Austerity's Toll: How Economic Measures Impact Infant Health
"Examining the link between fiscal austerity in Greece and a heartbreaking rise in infant mortality rates."
In times of economic hardship, governments often implement austerity measures—policies designed to reduce budget deficits through spending cuts and increased taxes. While these measures aim to stabilize the economy, their impact on public health, particularly for the most vulnerable populations, can be devastating. A recent study sheds light on the tragic consequences of austerity, revealing a disturbing link between fiscal austerity in Greece and a significant rise in infant mortality rates.

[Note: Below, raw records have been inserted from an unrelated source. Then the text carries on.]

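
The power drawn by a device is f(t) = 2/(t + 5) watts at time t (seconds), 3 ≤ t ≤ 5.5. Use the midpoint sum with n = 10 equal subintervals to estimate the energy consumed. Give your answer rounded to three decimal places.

0.544

Δt = (5.5 − 3)/10 = 0.25.
Midpoints: 3.125, 3.375, 3.625, 3.875, 4.125, 4.375, 4.625, 4.875, 5.125, 5.375.
f(3.125) = 16/65, f(3.375) = 16/67, f(3.625) = 16/69, f(3.875) = 16/71, f(4.125) = 16/73, f(4.375) = 16/75, f(4.625) = 16/77, f(4.875) = 16/79, f(5.125) = 16/81, f(5.375) = 16/83.
Sum = Δt · [f(3.125) + f(3.375) + f(3.625) + ...].
Sum ≈ 0.544.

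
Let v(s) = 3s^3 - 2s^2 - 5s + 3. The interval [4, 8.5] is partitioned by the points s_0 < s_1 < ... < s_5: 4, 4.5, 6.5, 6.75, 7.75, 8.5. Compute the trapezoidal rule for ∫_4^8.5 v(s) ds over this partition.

Subinterval widths: 0.5, 2, 0.25, 1, 0.75.
v(4) = 143, v(4.5) = 213.375, v(6.5) = 709.875, v(6.75) = 800.765625, v(7.75) = 1240.578125, v(8.5) = 1658.375.
On each subinterval the trapezoid contributes (Δs_i/2)·[v(s_{i-1}) + v(s_i)].
Sum = 3308.953125.

3308.953125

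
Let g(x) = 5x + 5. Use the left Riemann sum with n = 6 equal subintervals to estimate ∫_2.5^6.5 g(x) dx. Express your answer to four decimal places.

Δx = (6.5 − 2.5)/6 = 2/3.
Left endpoints: 2.5, 19/6, 23/6, 4.5, 31/6, 35/6.
g(2.5) = 17.5, g(19/6) = 125/6, g(23/6) = 145/6, g(4.5) = 27.5, g(31/6) = 185/6, g(35/6) = 205/6.
Sum = Δx · [g(2.5) + g(19/6) + g(23/6) + ...].
Sum ≈ 103.3333.

103.3333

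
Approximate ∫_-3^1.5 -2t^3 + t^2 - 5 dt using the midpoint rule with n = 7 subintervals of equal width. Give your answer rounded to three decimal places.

Δt = (1.5 − (-3))/7 = 9/14.
Midpoints: -75/28, -57/28, -39/28, -0.75, -3/28, 15/28, 33/28.
f(-75/28) = 445745/10976, f(-57/28) = 175799/10976, f(-39/28) = 25733/10976, f(-0.75) = -3.59375, f(-3/28) = -54727/10976, f(15/28) = -55105/10976, f(33/28) = -75571/10976.
Sum = Δt · [f(-75/28) + f(-57/28) + f(-39/28) + ...].
Sum ≈ 24.741.

24.741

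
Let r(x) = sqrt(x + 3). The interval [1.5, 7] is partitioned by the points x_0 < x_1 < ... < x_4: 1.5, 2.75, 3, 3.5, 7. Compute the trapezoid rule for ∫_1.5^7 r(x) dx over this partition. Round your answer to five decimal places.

Subinterval widths: 1.25, 0.25, 0.5, 3.5.
r(1.5) ≈ 2.12132, r(2.75) ≈ 2.39792, r(3) ≈ 2.44949, r(3.5) ≈ 2.54951, r(7) ≈ 3.16228.
On each subinterval the trapezoid contributes (Δx_i/2)·[r(x_{i-1}) + r(x_i)].
Sum ≈ 14.67583.

14.67583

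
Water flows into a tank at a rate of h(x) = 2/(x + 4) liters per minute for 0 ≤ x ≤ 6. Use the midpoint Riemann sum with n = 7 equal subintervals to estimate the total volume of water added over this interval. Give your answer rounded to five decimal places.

Δx = (6 − 0)/7 = 6/7.
Midpoints: 3/7, 9/7, 15/7, 3, 27/7, 33/7, 39/7.
h(3/7) = 14/31, h(9/7) = 14/37, h(15/7) = 14/43, h(3) = 2/7, h(27/7) = 14/55, h(33/7) = 14/61, h(39/7) = 14/67.
Sum = Δx · [h(3/7) + h(9/7) + h(15/7) + ...].
Sum ≈ 1.82940.

1.82940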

Before the financial crisis of 2009, Greece enjoyed one of the highest levels of public health in the OECD, with infant mortality rates well below the OECD average. However, as the country plunged into economic turmoil and implemented stringent austerity measures mandated by the Troika (the European Commission, the European Central Bank, and the International Monetary Fund), this positive trend reversed, leading to a heartbreaking increase in infant deaths.
This article explores the findings of the study, examining how austerity measures in Greece impacted infant mortality rates, why these effects were more pronounced among boys, and what lessons we can learn about protecting public health during times of economic crisis.

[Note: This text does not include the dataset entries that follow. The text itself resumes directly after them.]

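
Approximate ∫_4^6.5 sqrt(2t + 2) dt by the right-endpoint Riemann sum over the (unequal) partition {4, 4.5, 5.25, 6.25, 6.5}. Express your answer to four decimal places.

Subinterval widths: 0.5, 0.75, 1, 0.25.
Right endpoints: 4.5, 5.25, 6.25, 6.5.
f(4.5) ≈ 3.3166, f(5.25) ≈ 3.5355, f(6.25) ≈ 3.8079, f(6.5) ≈ 3.8730.
Sum = Σ Δt_i · f(t_i).
Sum ≈ 9.0861.

9.0861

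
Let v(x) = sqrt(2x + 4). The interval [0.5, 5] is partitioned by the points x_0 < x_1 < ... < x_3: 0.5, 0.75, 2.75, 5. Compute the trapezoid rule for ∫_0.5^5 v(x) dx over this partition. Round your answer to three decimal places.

13.677

Subinterval widths: 0.25, 2, 2.25.
v(0.5) ≈ 2.236, v(0.75) ≈ 2.345, v(2.75) ≈ 3.082, v(5) ≈ 3.742.
On each subinterval the trapezoid contributes (Δx_i/2)·[v(x_{i-1}) + v(x_i)].
Sum ≈ 13.677.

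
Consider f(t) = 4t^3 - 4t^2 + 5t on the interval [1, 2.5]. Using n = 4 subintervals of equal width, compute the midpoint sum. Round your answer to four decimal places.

Δt = (2.5 − 1)/4 = 0.375.
Midpoints: 1.1875, 1.5625, 1.9375, 2.3125.
f(1.1875) = 7163/1024, f(1.5625) = 13625/1024, f(1.9375) = 24335/1024, f(2.3125) = 40589/1024.
Sum = Δt · [f(1.1875) + f(1.5625) + f(1.9375) + f(2.3125)].
Sum ≈ 31.3887.

31.3887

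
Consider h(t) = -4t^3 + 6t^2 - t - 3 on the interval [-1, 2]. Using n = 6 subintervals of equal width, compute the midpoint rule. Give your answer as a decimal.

Δt = (2 − (-1))/6 = 0.5.
Midpoints: -0.75, -0.25, 0.25, 0.75, 1.25, 1.75.
h(-0.75) = 2.8125, h(-0.25) = -2.3125, h(0.25) = -2.9375, h(0.75) = -2.0625, h(1.25) = -2.6875, h(1.75) = -7.8125.
Sum = Δt · [h(-0.75) + h(-0.25) + h(0.25) + ...].
Sum = -7.5.

-7.5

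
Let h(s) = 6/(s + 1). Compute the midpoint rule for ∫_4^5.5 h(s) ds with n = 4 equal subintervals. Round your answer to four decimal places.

Δs = (5.5 − 4)/4 = 0.375.
Midpoints: 4.1875, 4.5625, 4.9375, 5.3125.
h(4.1875) = 96/83, h(4.5625) = 96/89, h(4.9375) = 96/95, h(5.3125) = 96/101.
Sum = Δs · [h(4.1875) + h(4.5625) + h(4.9375) + h(5.3125)].
Sum ≈ 1.5736.

1.5736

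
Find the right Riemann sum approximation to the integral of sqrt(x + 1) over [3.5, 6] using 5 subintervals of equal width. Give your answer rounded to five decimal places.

6.11301

Δx = (6 − 3.5)/5 = 0.5.
Right endpoints: 4, 4.5, 5, 5.5, 6.
f(4) ≈ 2.23607, f(4.5) ≈ 2.34521, f(5) ≈ 2.44949, f(5.5) ≈ 2.54951, f(6) ≈ 2.64575.
Sum = Δx · [f(4) + f(4.5) + f(5) + f(5.5) + f(6)].
Sum ≈ 6.11301.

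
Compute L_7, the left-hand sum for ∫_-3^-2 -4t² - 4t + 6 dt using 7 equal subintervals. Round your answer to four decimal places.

Δt = (-2 − (-3))/7 = 1/7.
Left endpoints: -3, -20/7, -19/7, -18/7, -17/7, -16/7, -15/7.
f(-3) = -18, f(-20/7) = -746/49, f(-19/7) = -618/49, f(-18/7) = -498/49, f(-17/7) = -386/49, f(-16/7) = -282/49, f(-15/7) = -186/49.
Sum = Δt · [f(-3) + f(-20/7) + f(-19/7) + ...].
Sum ≈ -10.4898.

-10.4898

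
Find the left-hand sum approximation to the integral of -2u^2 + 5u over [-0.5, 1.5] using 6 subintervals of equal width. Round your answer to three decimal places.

1.593

Δu = (1.5 − (-0.5))/6 = 1/3.
Left endpoints: -0.5, -1/6, 1/6, 0.5, 5/6, 7/6.
f(-0.5) = -3, f(-1/6) = -8/9, f(1/6) = 7/9, f(0.5) = 2, f(5/6) = 25/9, f(7/6) = 28/9.
Sum = Δu · [f(-0.5) + f(-1/6) + f(1/6) + ...].
Sum ≈ 1.593.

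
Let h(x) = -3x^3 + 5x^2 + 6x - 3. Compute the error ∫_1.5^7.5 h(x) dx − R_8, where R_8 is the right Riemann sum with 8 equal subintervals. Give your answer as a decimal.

Exact integral: ∫_1.5^7.5 h(x) dx = -1527.75.
R_8 = -1903.78125.
Error = -1527.75 − (-1903.78125) = 376.03125.

376.03125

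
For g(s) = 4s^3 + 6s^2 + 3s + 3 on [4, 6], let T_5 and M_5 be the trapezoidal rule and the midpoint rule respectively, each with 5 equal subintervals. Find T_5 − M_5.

T_5 = 1383.52.
M_5 = 1378.24.
T_5 − M_5 = 5.28.

5.28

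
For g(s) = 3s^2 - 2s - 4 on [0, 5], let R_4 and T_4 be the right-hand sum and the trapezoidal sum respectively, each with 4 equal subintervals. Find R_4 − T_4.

40.625

R_4 = 124.53125.
T_4 = 83.90625.
R_4 − T_4 = 40.625.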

The Unfolding Crisis: Austerity and Infant Mortality in Greece

The study, leveraging advanced statistical methods, compared Greece to a carefully selected pool of OECD and Mediterranean countries to create a "synthetic control" group. This approach allowed researchers to estimate what would have happened to infant mortality rates in Greece had the austerity measures not been implemented. The results were alarming.

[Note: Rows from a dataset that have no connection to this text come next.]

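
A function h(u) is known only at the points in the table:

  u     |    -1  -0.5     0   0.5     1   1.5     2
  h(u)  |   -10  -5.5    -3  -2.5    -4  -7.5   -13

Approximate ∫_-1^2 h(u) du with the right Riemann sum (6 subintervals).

-17.75

Δu = 0.5.
Sum = 0.5·[(-5.5) + (-3) + (-2.5) + (-4) + (-7.5) + (-13)] = -17.75.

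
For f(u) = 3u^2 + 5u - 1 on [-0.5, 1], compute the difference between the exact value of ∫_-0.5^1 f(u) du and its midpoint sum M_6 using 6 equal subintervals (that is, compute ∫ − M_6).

0.0234375

Exact integral: ∫_-0.5^1 f(u) du = 1.5.
M_6 = 1.4765625.
Error = 1.5 − 1.4765625 = 0.0234375.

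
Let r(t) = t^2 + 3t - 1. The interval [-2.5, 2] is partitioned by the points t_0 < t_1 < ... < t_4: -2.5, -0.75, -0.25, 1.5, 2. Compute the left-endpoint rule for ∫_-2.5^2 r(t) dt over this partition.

-5.359375

Subinterval widths: 1.75, 0.5, 1.75, 0.5.
Left endpoints: -2.5, -0.75, -0.25, 1.5.
r(-2.5) = -2.25, r(-0.75) = -2.6875, r(-0.25) = -1.6875, r(1.5) = 5.75.
Sum = Σ Δt_i · r(t_i).
Sum = -5.359375.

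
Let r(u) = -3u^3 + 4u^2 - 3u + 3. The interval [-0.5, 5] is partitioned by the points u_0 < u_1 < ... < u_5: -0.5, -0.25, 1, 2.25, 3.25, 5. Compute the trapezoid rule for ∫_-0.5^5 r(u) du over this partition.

Subinterval widths: 0.25, 1.25, 1.25, 1, 1.75.
r(-0.5) = 5.875, r(-0.25) = 4.046875, r(1) = 1, r(2.25) = -17.671875, r(3.25) = -67.484375, r(5) = -287.
On each subinterval the trapezoid contributes (Δu_i/2)·[r(u_{i-1}) + r(u_i)].
Sum = -358.77734375.

-358.77734375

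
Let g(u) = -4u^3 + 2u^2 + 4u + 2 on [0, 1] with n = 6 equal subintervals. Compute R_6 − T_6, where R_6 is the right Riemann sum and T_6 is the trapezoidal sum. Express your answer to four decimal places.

R_6 ≈ 3.814815.
T_6 ≈ 3.648148.
R_6 − T_6 ≈ 0.1667.

0.1667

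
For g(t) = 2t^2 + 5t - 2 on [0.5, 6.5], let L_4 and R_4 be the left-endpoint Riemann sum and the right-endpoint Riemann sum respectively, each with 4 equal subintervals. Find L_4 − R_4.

-171

L_4 = 195.
R_4 = 366.
L_4 − R_4 = -171.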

- Salary cuts and layoffs among public employees
- Reductions to minimum wages, pensions, and welfare payments
- Cuts to investments and public consumption
- Local administration reforms
- Increased value-added tax (VAT)
- Increases in specific fuel, tobacco, and alcohol taxes
- Special levies on corporate profits
- Increased taxes on real estate
- Privatization of state assets
Lessons Learned: Protecting Infant Health in Economic Downturns
The Greek experience serves as a stark reminder of the importance of safeguarding public health, especially for infants, during economic crises. While austerity measures may be necessary to stabilize economies, policymakers must carefully consider their potential impact on vulnerable populations. Continuous investment in public health systems and preventive care is crucial to preserving low mortality rates and ensuring sustainable human development. Furthermore, mitigating the social risks associated with economic downturns, such as unemployment and poverty, can help buffer the negative effects on infant health.